Organic solvent free PbI2 recycling from perovskite solar cells using hot water
2023-04-05, Schmidt, Felix, Amrein, Meret, Hedwig, Sebastian, Kober-Czerny, Manuel, Paracchino, Adriana, Holappa, Ville, Suhonen, Riikka, Schäffer, Andreas, Constable, Edwin C., Snaith, Henry J., Lenz, Markus
Perovskite solar cells represent an emerging and highly promising renewable energy technology. However, the most efficient perovskite solar cells critically depend on the use of lead. This represents a possible environmental concern potentially limiting the technologies’ commercialization. Here, we demonstrate a facile recycling process for PbI2, the most common lead-based precursor in perovskite absorber material. The process uses only hot water to effectively extract lead from synthetic precursor mixes, plastic- and glass-based perovskites (92.6 – 100% efficiency after two extractions). When the hot extractant is cooled, crystalline PbI2 in high purity (> 95.9%) precipitated with a high yield: from glass-based perovskites, the first cycle of extraction / precipitation was sufficient to recover 94.4 ± 5.6% of Pb, whereas a second cycle yielded another 10.0 ± 5.2% Pb, making the recovery quantitative. The solid extraction residue remaining is consequently deprived of metals and may thus be disposed as non-hazardous waste. Therefore, exploiting the highly temperature-dependent solubility of PbI2 in water provides a straightforward, easy to implement way to efficiently extract lead from PSC at the end-of-life and deposit the extraction residues in a cost-effective manner, mitigating the potential risk of lead leaching at the perovskites’ end-of-life.
Rapid sequestration of perovskite solar cell-derived lead in soil
2022-08, Schmidt, Felix, Ledermann, Luca, Schäffer, Andreas, Snaith, Henry J., Lenz, Markus
Efficient and stable perovskite solar cells rely on the use of Pb species potentially challenging the technologies’ commercialisation. In this study, the fate of Pb derived from two common perovskite precursors is compared to cationic lead in soil-water microcosm experiments under various biogeochemical conditions. The rapid and efficient removal of Pb from the aqueous phase is demonstrated by inductively coupled plasma mass spectrometry. Sequential soil extraction results reveal that a substantial amount of Pb is associated with immobile fractions, whereas a minor proportion of Pb may become available again in the long term, when oxygen is depleted (e.g. during water logging). X-ray absorption spectroscopy results reveal that the sorption of Pb on mineral phases represents the most likely sequestration mechanism. The obtained results suggest that the availability of leached Pb from perovskite solar cells is naturally limited in soils and that its adverse effects on soil biota are possibly negligible in oxic soils. All three Pb sources used behaved very similar in the experiments, wherefore we conclude that perovskite derived Pb will have a similar fate compared to cationic Pb, so that established risk assessment considerations for Pb remain legitimate.
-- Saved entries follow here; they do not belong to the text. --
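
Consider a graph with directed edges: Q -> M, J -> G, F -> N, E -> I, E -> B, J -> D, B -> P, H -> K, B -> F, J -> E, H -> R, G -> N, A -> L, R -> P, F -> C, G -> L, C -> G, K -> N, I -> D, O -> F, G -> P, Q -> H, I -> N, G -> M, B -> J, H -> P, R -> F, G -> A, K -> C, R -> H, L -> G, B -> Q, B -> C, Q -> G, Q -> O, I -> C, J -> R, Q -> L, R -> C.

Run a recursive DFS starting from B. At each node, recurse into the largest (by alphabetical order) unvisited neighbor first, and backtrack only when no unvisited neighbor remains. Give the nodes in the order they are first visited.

B Q O F N C G P M L A H R K J E I D

Visit B
B → Q
Q → O
O → F
F → N
F → C
C → G
G → P
G → M
G → L
G → A
Q → H
H → R
H → K
B → J
J → E
E → I
I → D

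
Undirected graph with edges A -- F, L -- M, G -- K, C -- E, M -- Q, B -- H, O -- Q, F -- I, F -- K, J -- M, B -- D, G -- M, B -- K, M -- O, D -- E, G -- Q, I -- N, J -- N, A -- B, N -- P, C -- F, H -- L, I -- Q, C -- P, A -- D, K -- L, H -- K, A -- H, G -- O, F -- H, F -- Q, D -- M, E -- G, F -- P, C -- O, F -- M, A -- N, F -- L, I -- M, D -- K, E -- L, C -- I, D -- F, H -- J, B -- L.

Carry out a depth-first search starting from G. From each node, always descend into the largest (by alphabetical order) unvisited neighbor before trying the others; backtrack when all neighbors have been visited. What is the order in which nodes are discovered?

G, Q, O, M, L, K, H, J, N, P, F, I, C, E, D, B, A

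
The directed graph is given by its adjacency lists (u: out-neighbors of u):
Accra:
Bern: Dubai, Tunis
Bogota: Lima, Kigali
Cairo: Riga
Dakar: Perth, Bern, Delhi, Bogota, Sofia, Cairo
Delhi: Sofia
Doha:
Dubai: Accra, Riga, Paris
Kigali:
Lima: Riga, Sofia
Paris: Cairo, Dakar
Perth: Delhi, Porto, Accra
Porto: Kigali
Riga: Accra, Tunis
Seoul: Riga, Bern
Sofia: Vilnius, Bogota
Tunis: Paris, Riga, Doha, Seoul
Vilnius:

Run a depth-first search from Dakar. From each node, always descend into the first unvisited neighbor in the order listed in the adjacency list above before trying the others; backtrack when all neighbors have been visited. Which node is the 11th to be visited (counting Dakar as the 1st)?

Paris

Visit Dakar
Dakar → Perth
Perth → Delhi
Delhi → Sofia
Sofia → Vilnius
Sofia → Bogota
Bogota → Lima
Lima → Riga
Riga → Accra
Riga → Tunis
Tunis → Paris
Paris → Cairo
Tunis → Doha
Tunis → Seoul
Seoul → Bern
Bern → Dubai
Bogota → Kigali
Perth → Porto

Visit order: Dakar, Perth, Delhi, Sofia, Vilnius, Bogota, Lima, Riga, Accra, Tunis, Paris, Cairo, Doha, Seoul, Bern, Dubai, Kigali, Porto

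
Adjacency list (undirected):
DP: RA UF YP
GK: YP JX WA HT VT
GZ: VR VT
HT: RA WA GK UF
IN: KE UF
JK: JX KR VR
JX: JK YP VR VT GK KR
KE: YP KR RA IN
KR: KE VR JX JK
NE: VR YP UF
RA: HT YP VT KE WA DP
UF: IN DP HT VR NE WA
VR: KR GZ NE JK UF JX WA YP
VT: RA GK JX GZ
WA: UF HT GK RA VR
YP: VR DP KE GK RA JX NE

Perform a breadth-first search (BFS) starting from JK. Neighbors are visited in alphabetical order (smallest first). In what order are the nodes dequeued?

JK -> JX -> KR -> VR -> GK -> VT -> YP -> KE -> GZ -> NE -> UF -> WA -> HT -> RA -> DP -> IN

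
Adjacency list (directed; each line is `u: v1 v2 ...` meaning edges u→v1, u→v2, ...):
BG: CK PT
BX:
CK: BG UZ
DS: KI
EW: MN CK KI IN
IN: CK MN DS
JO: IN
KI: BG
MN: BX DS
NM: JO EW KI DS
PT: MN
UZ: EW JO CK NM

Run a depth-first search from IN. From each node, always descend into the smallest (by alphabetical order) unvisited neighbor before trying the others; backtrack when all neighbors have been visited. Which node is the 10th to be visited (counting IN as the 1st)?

Visit IN
IN → CK
CK → BG
BG → PT
PT → MN
MN → BX
MN → DS
DS → KI
CK → UZ
UZ → EW
UZ → JO
UZ → NM

Visit order: IN, CK, BG, PT, MN, BX, DS, KI, UZ, EW, JO, NM

EW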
Recovery of scandium from acidic waste solutions by means of polymer inclusion membranes
2022, Hedwig, Sebastian, Kraus, Manuel, Amrein, Meret, Stiehm, Johannes, Constable, Edwin C., Lenz, Markus
Scandium is a raw material with properties that promise considerable potential for application in alloys to enable aviation fuel savings and as dopants for use in sustainable energy production using solid oxide fuel cells. Despite these attractive properties, scandium is rarely used due to its scarcity and unreliable supply. Therefore, new strategies for scandium recovery are of economic priority. In this study, polymer inclusion membranes (PIMs) consisting of PVDF-HFP, 2-NPOE and DEHPA, were optimised for selective scandium separation from real TiO2 production waste. With the optimised system, >60% of the scandium was recovered with high selectivity, resulting in scandium mole fraction at more than two orders of magnitude higher in the receiving phase than in the original waste. This suggests PIMs may be an effective way to recover scandium from bulk waste, thus easing the scarcity and insecurity that currently limit its bulk application.